Olga Bessonova
The Institutional Nature of Complaints in Market and Distributional Environments
This paper is based on the polemics with the author of the article “Complaints are not Gifts. Dysfunctionality of the Institution of Complaints in the Field of Housing and Communal Services in Russia.” The main focus of polemics is the conceptualization of the subject of research. The main thesis of “Complaints are not gifts” follows the widely accepted view that as a feedback mechanism, the institution of complaints is ineffective. The common mistake in the study of complaints is narrowing the consideration of complaints to their socio-psychological aspects, appealing to behavioral characteristics and the concept of ‘Russian mentality,’ and ignoring the very institutional nature of complaints as the most important element of the hierarchical system of management. The “Complaints are not gifts” fails to eschew this blunder. In the present article, I will reveal the essential characteristics of the institution of complaints, and explain why this institution has been rationalized and supported by the authorities throughout the historical development of the Russian socio-economic system. I will also review the complaints that formed the empirical data for the “Complaints are not gifts” article. These complaints are used by the Russian housing and utilities management companies as a template if they choose a competitive market strategy of complaining against their clients. Finally, I will review the prospects for the institution of complaints in Russia. Apart from the general expansion of the institution of complaints, we can expect its digitalization and the creation of state portals in the regions for receiving complaints.
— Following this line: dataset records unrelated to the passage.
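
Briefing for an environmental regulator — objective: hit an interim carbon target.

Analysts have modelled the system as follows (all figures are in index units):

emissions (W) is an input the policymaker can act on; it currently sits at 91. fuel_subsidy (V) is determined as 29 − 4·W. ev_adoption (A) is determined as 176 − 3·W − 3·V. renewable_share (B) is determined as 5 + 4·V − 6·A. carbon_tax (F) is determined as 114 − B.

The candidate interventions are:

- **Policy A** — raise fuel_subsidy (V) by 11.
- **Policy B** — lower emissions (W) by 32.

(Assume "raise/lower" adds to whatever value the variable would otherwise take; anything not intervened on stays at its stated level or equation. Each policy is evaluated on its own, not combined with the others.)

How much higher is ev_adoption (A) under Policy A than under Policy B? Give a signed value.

Policy A (V + 11):
  W = 91
  V = 29 − 4·91 (+11 from intervention) = -324
  A = 176 − 3·91 − 3·(-324) = 875
Policy B (W − 32):
  W = 91 − 32 = 59
  V = 29 − 4·59 = -207
  A = 176 − 3·59 − 3·(-207) = 620
A: 875 − 620 = 255

255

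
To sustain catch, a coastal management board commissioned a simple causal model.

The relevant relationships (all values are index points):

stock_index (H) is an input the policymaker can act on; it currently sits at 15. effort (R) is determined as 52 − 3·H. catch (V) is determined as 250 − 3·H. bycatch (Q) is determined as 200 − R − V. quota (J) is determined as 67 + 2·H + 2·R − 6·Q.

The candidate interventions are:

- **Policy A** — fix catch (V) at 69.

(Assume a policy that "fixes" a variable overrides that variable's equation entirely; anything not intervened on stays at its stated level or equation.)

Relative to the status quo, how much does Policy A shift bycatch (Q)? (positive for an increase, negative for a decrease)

136

Baseline:
  H = 15
  R = 52 − 3·15 = 7
  V = 250 − 3·15 = 205
  Q = 200 − 7 − 205 = -12
Policy A (V := 69):
  H = 15
  R = 52 − 3·15 = 7
  V = 69
  Q = 200 − 7 − 69 = 124
Change in Q: 124 − (-12) = 136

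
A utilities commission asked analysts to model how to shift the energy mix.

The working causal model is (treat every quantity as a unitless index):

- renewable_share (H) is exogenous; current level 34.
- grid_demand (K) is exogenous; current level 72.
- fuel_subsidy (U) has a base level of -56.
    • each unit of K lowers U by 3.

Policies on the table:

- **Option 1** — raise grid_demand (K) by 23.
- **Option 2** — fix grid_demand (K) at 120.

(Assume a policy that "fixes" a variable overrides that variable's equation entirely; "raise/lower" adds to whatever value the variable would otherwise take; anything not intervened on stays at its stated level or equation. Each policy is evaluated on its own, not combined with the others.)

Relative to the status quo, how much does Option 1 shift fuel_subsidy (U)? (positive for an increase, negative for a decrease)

-69

Baseline:
  K = 72
  U = -56 − 3·72 = -272
Option 1 (K + 23):
  K = 72 + 23 = 95
  U = -56 − 3·95 = -341
Change in U: -341 − (-272) = -69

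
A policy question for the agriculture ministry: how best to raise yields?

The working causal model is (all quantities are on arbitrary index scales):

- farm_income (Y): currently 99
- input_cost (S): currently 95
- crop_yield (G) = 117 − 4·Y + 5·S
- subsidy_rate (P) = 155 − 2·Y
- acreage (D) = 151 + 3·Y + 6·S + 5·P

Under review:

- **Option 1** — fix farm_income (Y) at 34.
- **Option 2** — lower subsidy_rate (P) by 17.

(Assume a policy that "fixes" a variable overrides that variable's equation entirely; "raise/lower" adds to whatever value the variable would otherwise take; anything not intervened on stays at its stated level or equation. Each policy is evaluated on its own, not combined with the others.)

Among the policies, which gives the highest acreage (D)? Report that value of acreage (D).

1258

Option 1 (Y := 34):
  Y = 34
  S = 95
  P = 155 − 2·34 = 87
  D = 151 + 3·34 + 6·95 + 5·87 = 1258
Option 2 (P − 17):
  Y = 99
  S = 95
  P = 155 − 2·99 (−17 from intervention) = -60
  D = 151 + 3·99 + 6·95 + 5·(-60) = 718
Comparing — Option 1: D=1258, Option 2: D=718. Highest is 1258 (Option 1).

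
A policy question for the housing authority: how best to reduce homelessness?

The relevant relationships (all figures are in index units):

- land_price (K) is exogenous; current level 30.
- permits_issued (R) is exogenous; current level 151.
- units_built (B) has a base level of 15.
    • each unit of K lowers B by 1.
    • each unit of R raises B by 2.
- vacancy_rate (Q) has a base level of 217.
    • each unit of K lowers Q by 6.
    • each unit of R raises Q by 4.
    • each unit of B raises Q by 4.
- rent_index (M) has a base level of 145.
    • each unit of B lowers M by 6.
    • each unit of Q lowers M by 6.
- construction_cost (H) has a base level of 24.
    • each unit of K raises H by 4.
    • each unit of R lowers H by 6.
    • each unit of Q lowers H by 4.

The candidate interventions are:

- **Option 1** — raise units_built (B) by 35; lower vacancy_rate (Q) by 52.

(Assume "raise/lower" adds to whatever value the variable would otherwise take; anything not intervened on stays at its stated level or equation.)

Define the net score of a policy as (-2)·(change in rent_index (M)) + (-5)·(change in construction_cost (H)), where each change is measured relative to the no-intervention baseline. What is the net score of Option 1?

Baseline:
  K = 30
  R = 151
  B = 15 − 30 + 2·151 = 287
  Q = 217 − 6·30 + 4·151 + 4·287 = 1789
  M = 145 − 6·287 − 6·1789 = -12311
  H = 24 + 4·30 − 6·151 − 4·1789 = -7918
Option 1 (B + 35, Q − 52):
  K = 30
  R = 151
  B = 15 − 30 + 2·151 (+35 from intervention) = 322
  Q = 217 − 6·30 + 4·151 + 4·322 (−52 from intervention) = 1877
  M = 145 − 6·322 − 6·1877 = -13049
  H = 24 + 4·30 − 6·151 − 4·1877 = -8270
ΔM = -13049 − (-12311) = -738; ΔH = -8270 − (-7918) = -352
Score = (-2)·(-738) + (-5)·(-352) = 3236

3236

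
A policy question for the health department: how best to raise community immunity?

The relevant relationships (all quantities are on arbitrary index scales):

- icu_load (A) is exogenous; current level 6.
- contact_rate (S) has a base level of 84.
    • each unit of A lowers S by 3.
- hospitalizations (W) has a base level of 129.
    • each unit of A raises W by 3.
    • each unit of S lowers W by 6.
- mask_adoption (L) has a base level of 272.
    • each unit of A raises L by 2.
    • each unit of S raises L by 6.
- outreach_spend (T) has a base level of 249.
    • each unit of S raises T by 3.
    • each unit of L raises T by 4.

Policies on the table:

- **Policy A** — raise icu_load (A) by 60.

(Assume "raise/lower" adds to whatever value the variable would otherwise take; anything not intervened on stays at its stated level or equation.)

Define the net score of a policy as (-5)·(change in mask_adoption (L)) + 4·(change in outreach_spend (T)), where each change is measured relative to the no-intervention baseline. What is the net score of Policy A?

-12720

Baseline:
  A = 6
  S = 84 − 3·6 = 66
  L = 272 + 2·6 + 6·66 = 680
  T = 249 + 3·66 + 4·680 = 3167
Policy A (A + 60):
  A = 6 + 60 = 66
  S = 84 − 3·66 = -114
  L = 272 + 2·66 + 6·(-114) = -280
  T = 249 + 3·(-114) + 4·(-280) = -1213
ΔL = -280 − 680 = -960; ΔT = -1213 − 3167 = -4380
Score = (-5)·(-960) + 4·(-4380) = -12720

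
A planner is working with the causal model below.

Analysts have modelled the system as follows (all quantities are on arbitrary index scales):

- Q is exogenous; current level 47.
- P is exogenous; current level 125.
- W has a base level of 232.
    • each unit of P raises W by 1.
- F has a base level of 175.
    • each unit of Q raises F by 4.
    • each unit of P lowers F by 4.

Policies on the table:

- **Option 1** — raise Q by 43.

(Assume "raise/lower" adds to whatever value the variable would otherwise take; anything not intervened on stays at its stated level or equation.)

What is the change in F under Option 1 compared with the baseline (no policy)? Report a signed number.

Baseline:
  Q = 47
  P = 125
  F = 175 + 4·47 − 4·125 = -137
Option 1 (Q + 43):
  Q = 47 + 43 = 90
  P = 125
  F = 175 + 4·90 − 4·125 = 35
Change in F: 35 − (-137) = 172

172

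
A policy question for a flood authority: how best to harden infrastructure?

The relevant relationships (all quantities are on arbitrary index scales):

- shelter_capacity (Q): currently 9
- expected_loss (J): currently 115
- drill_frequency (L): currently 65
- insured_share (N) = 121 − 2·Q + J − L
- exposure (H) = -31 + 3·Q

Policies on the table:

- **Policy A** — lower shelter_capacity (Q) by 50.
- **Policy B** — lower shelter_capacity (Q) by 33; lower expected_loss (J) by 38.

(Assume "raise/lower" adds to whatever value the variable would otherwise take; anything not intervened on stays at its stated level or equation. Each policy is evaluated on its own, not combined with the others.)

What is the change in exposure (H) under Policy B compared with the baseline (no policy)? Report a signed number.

-99

Baseline:
  Q = 9
  H = -31 + 3·9 = -4
Policy B (Q − 33, J − 38):
  Q = 9 − 33 = -24
  H = -31 + 3·(-24) = -103
Change in H: -103 − (-4) = -99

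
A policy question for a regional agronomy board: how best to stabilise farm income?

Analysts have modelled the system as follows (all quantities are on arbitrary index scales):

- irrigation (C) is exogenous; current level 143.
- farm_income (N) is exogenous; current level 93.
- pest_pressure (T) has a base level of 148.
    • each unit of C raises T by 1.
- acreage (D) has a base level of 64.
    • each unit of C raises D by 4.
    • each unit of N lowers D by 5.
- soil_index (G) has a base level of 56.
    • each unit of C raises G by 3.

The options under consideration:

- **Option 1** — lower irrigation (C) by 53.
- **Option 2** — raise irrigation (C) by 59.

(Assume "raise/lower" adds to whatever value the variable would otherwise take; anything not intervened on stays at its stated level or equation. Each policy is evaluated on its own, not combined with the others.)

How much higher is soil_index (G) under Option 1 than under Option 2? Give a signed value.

-336

Option 1 (C − 53):
  C = 143 − 53 = 90
  G = 56 + 3·90 = 326
Option 2 (C + 59):
  C = 143 + 59 = 202
  G = 56 + 3·202 = 662
G: 326 − 662 = -336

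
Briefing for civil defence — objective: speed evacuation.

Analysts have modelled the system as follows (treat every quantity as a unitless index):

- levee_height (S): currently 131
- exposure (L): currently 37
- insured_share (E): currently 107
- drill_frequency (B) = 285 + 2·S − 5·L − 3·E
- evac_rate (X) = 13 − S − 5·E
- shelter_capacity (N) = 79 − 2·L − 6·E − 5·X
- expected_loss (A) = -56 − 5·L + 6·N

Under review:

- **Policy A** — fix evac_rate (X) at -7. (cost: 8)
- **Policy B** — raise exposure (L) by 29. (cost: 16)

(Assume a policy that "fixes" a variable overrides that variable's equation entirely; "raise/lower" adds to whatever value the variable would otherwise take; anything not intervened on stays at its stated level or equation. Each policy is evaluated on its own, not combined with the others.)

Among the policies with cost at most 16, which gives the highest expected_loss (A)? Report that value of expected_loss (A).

15034

Policy A (X := -7):
  S = 131
  L = 37
  E = 107
  X = -7
  N = 79 − 2·37 − 6·107 − 5·(-7) = -602
  A = -56 − 5·37 + 6·(-602) = -3853
Policy B (L + 29):
  S = 131
  L = 37 + 29 = 66
  E = 107
  X = 13 − 131 − 5·107 = -653
  N = 79 − 2·66 − 6·107 − 5·(-653) = 2570
  A = -56 − 5·66 + 6·2570 = 15034
Comparing — Policy A: A=-3853, Policy B: A=15034. Highest is 15034 (Policy B).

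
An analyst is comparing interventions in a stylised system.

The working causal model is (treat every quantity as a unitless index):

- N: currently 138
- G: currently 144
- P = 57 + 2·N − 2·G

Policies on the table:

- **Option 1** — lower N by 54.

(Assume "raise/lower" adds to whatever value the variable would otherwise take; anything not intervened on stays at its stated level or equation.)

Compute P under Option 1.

Option 1 (N − 54):
  N = 138 − 54 = 84
  G = 144
  P = 57 + 2·84 − 2·144 = -63

-63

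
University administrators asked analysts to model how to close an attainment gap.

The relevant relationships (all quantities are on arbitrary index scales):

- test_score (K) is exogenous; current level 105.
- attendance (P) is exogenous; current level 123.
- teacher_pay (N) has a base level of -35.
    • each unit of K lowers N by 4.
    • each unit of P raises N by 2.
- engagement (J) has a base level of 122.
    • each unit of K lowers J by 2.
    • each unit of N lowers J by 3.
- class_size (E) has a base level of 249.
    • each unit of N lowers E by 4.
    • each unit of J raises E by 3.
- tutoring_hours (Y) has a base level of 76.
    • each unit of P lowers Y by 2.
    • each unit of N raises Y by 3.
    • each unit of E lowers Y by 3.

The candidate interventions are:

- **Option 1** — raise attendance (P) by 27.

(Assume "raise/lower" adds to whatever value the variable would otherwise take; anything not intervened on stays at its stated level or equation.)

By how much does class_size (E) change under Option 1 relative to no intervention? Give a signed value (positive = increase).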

These will not, however, change the institutional nature of complaints. The institutional environment in Russia is gradually moving away from the market forms of governance to the system of “razdatok”, or central distribution system characteristic of the USSR period. Considering this, and also the fact that the state segment makes up to eighty percent of the entire Russian economy today, private utility service companies will have to adapt more actively to the experience of using customer complaints to survive in this environment.